The inscription on one side reads, 'Chaxian Qingluoan Shen Zhuozhang cangwan', which may be translated as: 'Immortal Raft from the pleasure items collected by Shen Zhuozhang of the Qingluoan (studio name)'. The name of the collector Shen Zhuozhang appears to be unrecorded.
The inscription on the reverse reads, Guichou nian eryue Songchuang tiji, 'Composed by Songchuang in the second month of the guichou year', and followed by a two-character seal, Duanyou ke, 'Carved by Duanyou'. The inscription, in this instance, records two artists: the first is that of Duanyou who is likely to be that of Chen Duanyou (1891-1959) who trained as a carver of inkstones. The second artist is likely to be the archeologist and carver of seal scripts, Zhu Deyi (1871-1942), whose designation was known as 'Songchuang'. As such, the cyclical guichou year inscribed on this side of the raft corresponds to 1913.

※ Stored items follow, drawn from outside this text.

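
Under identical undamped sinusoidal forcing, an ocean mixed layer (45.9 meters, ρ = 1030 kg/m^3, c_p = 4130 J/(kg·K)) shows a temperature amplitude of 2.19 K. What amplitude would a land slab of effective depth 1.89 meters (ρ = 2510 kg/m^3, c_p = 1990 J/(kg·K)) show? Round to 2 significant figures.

C_ocean = 1.95×10^8 J/(m²·K); C_land = 9.44×10^6 J/(m²·K).
A ∝ 1/C ⇒ A_land = A_ocean × C_ocean/C_land = 2.19 × 20.7 = 45.3 K.

45 K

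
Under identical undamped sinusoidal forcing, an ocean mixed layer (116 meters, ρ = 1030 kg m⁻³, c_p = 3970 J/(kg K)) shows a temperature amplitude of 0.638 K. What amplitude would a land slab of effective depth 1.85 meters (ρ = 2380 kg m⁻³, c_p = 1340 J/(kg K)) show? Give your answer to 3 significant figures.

51.3 K

C_ocean = 4.74×10^8 J/(m²·K); C_land = 5.90×10^6 J/(m²·K).
A ∝ 1/C ⇒ A_land = A_ocean × C_ocean/C_land = 0.638 × 80.4 = 51.3 K.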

The figure on the raft is an idealised depiction of the Han dynasty imperial envoy and traveller, Zhang Qian. His travels were later embellished into legendary poems in which he is said to have travelled in search of the source of the Yellow River and found himself floating on the Milky Way ('River of Heaven') where he caught sight of the Weaving Maiden and the Cowherd, two mythical lovers separated by the Milky Way. The subject of this rhinoceros horn cup, Zhang Qian in his log boat, was a popular theme during the late Ming and early Qing periods and can be seen in other rhinoceros horn carvings of the period. This small group of around twenty examples of varying size and with different interpretations of the figure form one of the most complex and interesting forms of rhinoceros horn carving.
In order to achieve the unusual hollowed horizontal form, the horn would initially have been soaked to render the material pliable, then slit along the short side of the horn and hollowed out to form the receptacle. In the case of the present carving, a section of the side wall near the base has been cut and bent upwards to form the figure of Zhang Qian resting on a bridge and to act as a structural support to the thin walls of the vessel.

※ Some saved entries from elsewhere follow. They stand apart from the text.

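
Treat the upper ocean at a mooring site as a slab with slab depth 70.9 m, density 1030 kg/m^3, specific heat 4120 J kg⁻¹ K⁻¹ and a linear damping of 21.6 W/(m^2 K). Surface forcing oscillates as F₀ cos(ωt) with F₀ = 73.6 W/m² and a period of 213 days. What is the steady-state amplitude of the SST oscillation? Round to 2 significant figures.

0.70 K

Areal heat capacity C = ρ c_p D = 1030 × 4120 × 70.9 = 3.01×10^8 J/(m²·K).
Angular frequency ω = 2π / T = 2π / 1.84×10^7 s = 3.41×10^-7 s⁻¹.
√((Cω)² + λ²) = √((103)² + 21.6²) = 105 W/(m²·K).
Amplitude A = F₀ / √((Cω)²+λ²) = 73.6 / 105 = 0.701 K.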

The Palace Museum in Beijing holds three examples of Zhang Qian raft vessels, all of which are illustrated in Bamboo, Wood, Ivory and Rhinoceros Horn Carvings, The Complete Collection of Treasures of the Palace Museum, vol. 44, Hong Kong, 2002, nos. 118, 119 and 120. Several further examples from this group are illustrated by T. Fok, Connoisseurship of Rhinoceros Horn Carving in China, Hong Kong, 1999: no. 70, in the collection of the Shanghai Museum; no. 71, in the collection of the Harvard University Art Museum; no. 72, in the collection of Madam Dora Wong; no. 73, in the collection of Mrs. Angela Chua, formerly in the Arthur M. Sackler Collection and sold at Christie's Hong Kong, 1 December 1994, lot 17; and no. 74, in the Franklin Chow Collection. J. Chapman discusses the group in detail and cites further examples in the Chester Beatty Library, Dublin (who hold a total of four examples); the National Palace Museum, Taipei; the Ostasiatiska Museet Stockholm; the Asian Art Museum, San Francisco; and the Musee des Arts Decoratifs, Paris. Another well-known example is the H.M. King Gustaf VI Adolf of Sweden, The British Museum, 1972, p. 119, no. 186.
All of the published examples are slightly different, not only in the manner in which the hollow log is carved but also in the carving of Zhang Qian, and in what he holds. In some examples he holds a fly whisk, in some a ruyi sceptre, in others a book and in the Shanghai example a book as well as a lotus stem.
It is possible that these carvings were inspired by the famous silver example formerly in the collection of the late Lady Percival David. It is inscribed with a poem and the artist's seal, Bishan, denoting Zhu Bishan, a silversmith working during the 14th century, and was included in the exhibition, Chinese Art under the Mongols: The Yuan Dynasty (1279-1368), Cleveland Museum of Art, 1968, no. 37.